The attorneys retained by the Fund filed an affirmative defense where they alleged that the Dramshop Act sets the maximum recovery of each claimant in this case at $58,652.33; and, therefore, $58,652.33 is the extent of the obligation of the Fund. Duffy’s Tavern argued that under section 546(a) of the Guaranty Fund Act, the obligation of the Fund and its liability to each of the claimants is required to be reduced in an amount equal to each claimant’s recovery from other insurance companies. Therefore, because Marcelino and Bertha Guzman had each received $50,000 from other insurance, the Fund’s obligation and Duffy’s Tavern’s liability to them is reduced in the same amount, and the maximum recovery for each of the Guzmans would be $8,652.33. Beverly Myers would not be entitled to any recovery because her recovery from other insurance exceeded the $58,652.33 obligation of the Fund under section 546(a).
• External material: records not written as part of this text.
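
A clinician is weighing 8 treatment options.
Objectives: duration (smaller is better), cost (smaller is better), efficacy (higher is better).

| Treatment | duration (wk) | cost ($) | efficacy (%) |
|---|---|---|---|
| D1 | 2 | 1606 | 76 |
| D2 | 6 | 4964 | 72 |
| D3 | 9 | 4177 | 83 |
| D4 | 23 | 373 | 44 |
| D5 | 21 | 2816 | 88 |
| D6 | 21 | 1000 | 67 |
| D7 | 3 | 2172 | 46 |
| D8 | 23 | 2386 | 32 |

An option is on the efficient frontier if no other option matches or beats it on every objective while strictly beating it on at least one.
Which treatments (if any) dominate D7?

D1

D1: duration 2≤3, cost 1606≤2172, efficacy 76≥46 — dominates D7.
Others (D2, D3, D4, D5, D6, D8) are each worse than D7 on at least one objective.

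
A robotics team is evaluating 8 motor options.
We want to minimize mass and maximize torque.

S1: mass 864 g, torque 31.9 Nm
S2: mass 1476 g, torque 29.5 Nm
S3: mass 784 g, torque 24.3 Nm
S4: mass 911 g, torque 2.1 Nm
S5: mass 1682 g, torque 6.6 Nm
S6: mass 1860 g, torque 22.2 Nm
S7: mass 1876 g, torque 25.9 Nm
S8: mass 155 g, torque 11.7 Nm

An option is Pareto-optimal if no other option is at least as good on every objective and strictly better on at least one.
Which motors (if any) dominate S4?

S1, S3, S8

S1: mass 864≤911, torque 31.9≥2.1 — dominates S4.
S3: mass 784≤911, torque 24.3≥2.1 — dominates S4.
S8: mass 155≤911, torque 11.7≥2.1 — dominates S4.
Others (S2, S5, S6, S7) are each worse than S4 on at least one objective.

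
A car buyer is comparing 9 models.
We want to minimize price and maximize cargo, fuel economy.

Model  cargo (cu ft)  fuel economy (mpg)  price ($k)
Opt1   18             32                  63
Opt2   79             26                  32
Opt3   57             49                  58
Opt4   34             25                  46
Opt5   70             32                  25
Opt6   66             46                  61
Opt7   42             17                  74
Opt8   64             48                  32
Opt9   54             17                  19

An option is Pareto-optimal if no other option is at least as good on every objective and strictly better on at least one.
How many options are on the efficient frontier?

Opt1: dominated by Opt3 (cargo 57≥18, fuel economy 49≥32, price 58≤63).
Opt2: not dominated (best cargo).
Opt3: not dominated (best fuel economy).
Opt4: dominated by Opt2 (cargo 79≥34, fuel economy 26≥25, price 32≤46).
Opt5: not dominated.
Opt6: not dominated.
Opt7: dominated by Opt2 (cargo 79≥42, fuel economy 26≥17, price 32≤74).
Opt8: not dominated.
Opt9: not dominated (best price).
Pareto-optimal: Opt2, Opt3, Opt5, Opt6, Opt8, Opt9 → 6.

6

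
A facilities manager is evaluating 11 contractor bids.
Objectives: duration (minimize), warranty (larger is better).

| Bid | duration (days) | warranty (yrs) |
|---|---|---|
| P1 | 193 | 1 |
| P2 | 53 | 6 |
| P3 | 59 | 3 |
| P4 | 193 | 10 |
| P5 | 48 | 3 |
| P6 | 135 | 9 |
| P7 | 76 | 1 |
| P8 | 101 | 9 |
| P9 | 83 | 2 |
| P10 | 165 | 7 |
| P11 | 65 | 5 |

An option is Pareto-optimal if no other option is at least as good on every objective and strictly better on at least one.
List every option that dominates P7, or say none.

P2: duration 53≤76, warranty 6≥1 — dominates P7.
P3: duration 59≤76, warranty 3≥1 — dominates P7.
P5: duration 48≤76, warranty 3≥1 — dominates P7.
P11: duration 65≤76, warranty 5≥1 — dominates P7.
Others (P1, P4, P6, P8, P9, P10) are each worse than P7 on at least one objective.

P2, P3, P5, P11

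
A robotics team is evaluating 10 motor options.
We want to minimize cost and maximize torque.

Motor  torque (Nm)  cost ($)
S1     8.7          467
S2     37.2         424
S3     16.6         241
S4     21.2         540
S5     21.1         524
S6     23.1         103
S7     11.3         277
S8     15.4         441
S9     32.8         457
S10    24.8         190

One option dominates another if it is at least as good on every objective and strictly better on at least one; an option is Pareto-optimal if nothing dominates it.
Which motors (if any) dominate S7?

S3: torque 16.6≥11.3, cost 241≤277 — dominates S7.
S6: torque 23.1≥11.3, cost 103≤277 — dominates S7.
S10: torque 24.8≥11.3, cost 190≤277 — dominates S7.
Others (S1, S2, S4, S5, S8, S9) are each worse than S7 on at least one objective.

S3, S6, S10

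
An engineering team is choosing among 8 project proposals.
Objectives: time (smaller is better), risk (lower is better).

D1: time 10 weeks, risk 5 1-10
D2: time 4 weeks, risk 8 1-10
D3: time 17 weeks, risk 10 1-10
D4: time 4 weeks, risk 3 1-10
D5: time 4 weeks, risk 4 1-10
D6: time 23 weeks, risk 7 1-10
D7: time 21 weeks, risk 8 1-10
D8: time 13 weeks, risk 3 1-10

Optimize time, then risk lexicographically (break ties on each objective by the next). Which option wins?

D4

First minimize time: best is 4, kept {D2, D4, D5}.
Then minimize risk: best is 3, kept {D4}.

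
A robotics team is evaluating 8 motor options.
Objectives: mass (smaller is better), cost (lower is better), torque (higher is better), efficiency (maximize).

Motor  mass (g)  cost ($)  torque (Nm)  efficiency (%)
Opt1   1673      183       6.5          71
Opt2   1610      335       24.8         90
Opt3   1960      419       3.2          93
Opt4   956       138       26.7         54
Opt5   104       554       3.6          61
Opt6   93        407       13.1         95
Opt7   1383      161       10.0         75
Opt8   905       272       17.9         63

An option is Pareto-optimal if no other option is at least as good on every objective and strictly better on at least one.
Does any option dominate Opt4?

Opt1: worse on mass (1673 vs 956).
Opt2: worse on mass (1610 vs 956).
Opt3: worse on mass (1960 vs 956).
Opt5: worse on cost (554 vs 138).
Opt6: worse on cost (407 vs 138).
Opt7: worse on mass (1383 vs 956).
Opt8: worse on cost (272 vs 138).
No option is at least as good as Opt4 on every objective and strictly better on one.

No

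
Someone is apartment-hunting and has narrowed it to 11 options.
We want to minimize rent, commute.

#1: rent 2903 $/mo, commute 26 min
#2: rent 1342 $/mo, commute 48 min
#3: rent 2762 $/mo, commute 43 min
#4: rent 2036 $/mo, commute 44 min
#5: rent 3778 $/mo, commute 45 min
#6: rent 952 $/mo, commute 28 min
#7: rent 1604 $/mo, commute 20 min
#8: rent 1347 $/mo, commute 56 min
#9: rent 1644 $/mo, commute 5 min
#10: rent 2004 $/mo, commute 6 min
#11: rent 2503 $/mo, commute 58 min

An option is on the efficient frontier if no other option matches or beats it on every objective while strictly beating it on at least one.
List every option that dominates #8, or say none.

#2, #6

#2: rent 1342≤1347, commute 48≤56 — dominates #8.
#6: rent 952≤1347, commute 28≤56 — dominates #8.
Others (#1, #3, #4, #5, #7, #9, #10, #11) are each worse than #8 on at least one objective.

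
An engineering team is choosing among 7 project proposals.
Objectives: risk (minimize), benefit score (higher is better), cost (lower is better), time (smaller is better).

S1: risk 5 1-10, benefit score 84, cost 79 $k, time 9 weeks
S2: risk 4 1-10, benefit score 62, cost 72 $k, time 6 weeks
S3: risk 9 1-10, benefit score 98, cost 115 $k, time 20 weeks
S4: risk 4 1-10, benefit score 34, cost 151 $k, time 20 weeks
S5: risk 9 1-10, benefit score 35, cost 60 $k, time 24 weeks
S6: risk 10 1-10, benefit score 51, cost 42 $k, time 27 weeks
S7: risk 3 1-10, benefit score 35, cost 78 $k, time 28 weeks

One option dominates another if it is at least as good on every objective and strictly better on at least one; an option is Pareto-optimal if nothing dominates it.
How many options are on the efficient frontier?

S1: not dominated.
S2: not dominated (best time).
S3: not dominated (best benefit score).
S4: dominated by S2 (risk 4≤4, benefit score 62≥34, cost 72≤151, time 6≤20).
S5: not dominated.
S6: not dominated (best cost).
S7: not dominated (best risk).
Pareto-optimal: S1, S2, S3, S5, S6, S7 → 6.

6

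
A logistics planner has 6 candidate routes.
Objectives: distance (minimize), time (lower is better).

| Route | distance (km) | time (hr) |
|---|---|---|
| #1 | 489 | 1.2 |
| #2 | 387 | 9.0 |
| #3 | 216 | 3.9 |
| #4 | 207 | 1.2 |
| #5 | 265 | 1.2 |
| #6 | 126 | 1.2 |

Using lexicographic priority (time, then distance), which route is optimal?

First minimize time: best is 1.2, kept {#1, #4, #5, #6}.
Then minimize distance: best is 126, kept {#6}.

#6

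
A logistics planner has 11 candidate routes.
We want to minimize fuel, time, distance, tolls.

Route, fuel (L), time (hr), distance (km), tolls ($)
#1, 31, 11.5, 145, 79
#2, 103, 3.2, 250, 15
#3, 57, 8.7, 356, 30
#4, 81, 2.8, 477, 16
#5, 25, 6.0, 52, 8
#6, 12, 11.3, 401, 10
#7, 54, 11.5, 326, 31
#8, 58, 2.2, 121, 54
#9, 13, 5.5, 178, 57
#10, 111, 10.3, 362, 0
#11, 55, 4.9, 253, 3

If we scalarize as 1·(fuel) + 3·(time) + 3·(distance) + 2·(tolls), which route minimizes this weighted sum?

#5

#1: 1·31 + 3·11.5 + 3·145 + 2·79 = 658.5
#2: 1·103 + 3·3.2 + 3·250 + 2·15 = 892.6
#3: 1·57 + 3·8.7 + 3·356 + 2·30 = 1211.1
#4: 1·81 + 3·2.8 + 3·477 + 2·16 = 1552.4
#5: 1·25 + 3·6.0 + 3·52 + 2·8 = 215.0
#6: 1·12 + 3·11.3 + 3·401 + 2·10 = 1268.9
#7: 1·54 + 3·11.5 + 3·326 + 2·31 = 1128.5
#8: 1·58 + 3·2.2 + 3·121 + 2·54 = 535.6
#9: 1·13 + 3·5.5 + 3·178 + 2·57 = 677.5
#10: 1·111 + 3·10.3 + 3·362 + 2·0 = 1227.9
#11: 1·55 + 3·4.9 + 3·253 + 2·3 = 834.7
Lowest: #5 at 215.0.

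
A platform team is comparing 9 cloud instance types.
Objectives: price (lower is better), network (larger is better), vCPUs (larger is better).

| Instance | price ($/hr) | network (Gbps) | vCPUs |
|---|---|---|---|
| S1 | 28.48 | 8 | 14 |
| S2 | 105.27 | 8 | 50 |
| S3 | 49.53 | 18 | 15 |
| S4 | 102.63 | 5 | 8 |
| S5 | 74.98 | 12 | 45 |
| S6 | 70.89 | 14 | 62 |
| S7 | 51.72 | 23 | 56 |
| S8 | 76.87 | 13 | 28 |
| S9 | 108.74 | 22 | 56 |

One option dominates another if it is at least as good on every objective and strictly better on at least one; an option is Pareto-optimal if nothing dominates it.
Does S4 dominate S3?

S4 vs S3: S4 is worse on price (102.63 vs 49.53), so it does not dominate S3.

No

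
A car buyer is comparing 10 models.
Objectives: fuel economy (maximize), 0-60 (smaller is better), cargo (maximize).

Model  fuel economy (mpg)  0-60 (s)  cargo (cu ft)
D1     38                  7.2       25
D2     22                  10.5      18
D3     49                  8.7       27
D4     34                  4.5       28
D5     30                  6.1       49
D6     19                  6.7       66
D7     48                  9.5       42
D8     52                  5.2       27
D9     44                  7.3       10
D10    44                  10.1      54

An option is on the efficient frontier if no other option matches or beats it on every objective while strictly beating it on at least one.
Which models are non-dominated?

D1: dominated by D8 (fuel economy 52≥38, 0-60 5.2≤7.2, cargo 27≥25).
D2: dominated by D1 (fuel economy 38≥22, 0-60 7.2≤10.5, cargo 25≥18).
D3: dominated by D8 (fuel economy 52≥49, 0-60 5.2≤8.7, cargo 27≥27).
D4: not dominated (best 0-60).
D5: not dominated.
D6: not dominated (best cargo).
D7: not dominated.
D8: not dominated (best fuel economy).
D9: dominated by D8 (fuel economy 52≥44, 0-60 5.2≤7.3, cargo 27≥10).
D10: not dominated.

D4, D5, D6, D7, D8, D10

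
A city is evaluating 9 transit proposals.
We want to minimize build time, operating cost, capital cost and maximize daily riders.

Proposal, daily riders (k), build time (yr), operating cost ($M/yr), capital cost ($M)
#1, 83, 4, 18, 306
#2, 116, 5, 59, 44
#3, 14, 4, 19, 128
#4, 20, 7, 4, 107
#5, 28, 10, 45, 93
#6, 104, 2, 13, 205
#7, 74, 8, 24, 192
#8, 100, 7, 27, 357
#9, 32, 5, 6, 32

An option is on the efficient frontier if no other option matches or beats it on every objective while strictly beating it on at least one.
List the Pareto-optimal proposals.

#2, #3, #4, #6, #7, #9

#1: dominated by #6 (daily riders 104≥83, build time 2≤4, operating cost 13≤18, capital cost 205≤306).
#2: not dominated (best daily riders).
#3: not dominated.
#4: not dominated (best operating cost).
#5: dominated by #9 (daily riders 32≥28, build time 5≤10, operating cost 6≤45, capital cost 32≤93).
#6: not dominated (best build time).
#7: not dominated.
#8: dominated by #6 (daily riders 104≥100, build time 2≤7, operating cost 13≤27, capital cost 205≤357).
#9: not dominated (best capital cost).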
The court reviewed a certified question concerning how the “other insurance” reduction required by section 546(a) of the Guaranty Fund Act impacts a dramshop claim made against a defendant where the defense has been assumed by the Illinois Insurance Guaranty Fund due to the insolvency of the insurer. The court explained that a claimant possessing a covered claim is required to exhaust his rights under any other policy of insurance which involved the same facts, injury, or loss that gave rise to the covered claim. The obligation of the Fund is reduced by the amounts a claimant receives from other insurance. Therefore, for payments a plaintiff receives from his medical insurer or his own automobile insurer for the same facts, injury or loss, a deduction must be made from the Fund’s liability to the plaintiff. The court has repeatedly stated that the Fund is a fund of last resort.

The court read the relevant provisions of the Guaranty Fund Act, together with the Dramshop Act, and found that the extent of the covered claims determines the obligation of the Fund. Since Duffy’s Tavern’s legal liability is limited to $58,652.33 per person, the extent of the covered claims is $58,652.33 per person. Therefore, the Fund is obligated to the extent of the covered claims or $58,652.33 per person. However, the obligation of the Fund must be reduced by recoveries from other insurance policies. The Guaranty Fund Act clearly and unambiguously defined the obligation of the Fund as the extent of covered claims. In this case, the extent of covered claims is $58,652.33 per claimant. Therefore, the reduction required for recoveries from other insurance in section 546(a) is required to be made from the $58,652.33 covered claim obligation in this case.

Marcelino Guzman, Bertha Guzman and Beverly Myers v. 7513 West Madison Street, Inc., 2013 WL 1290941 (Ill.App. 1 Dist., 2013).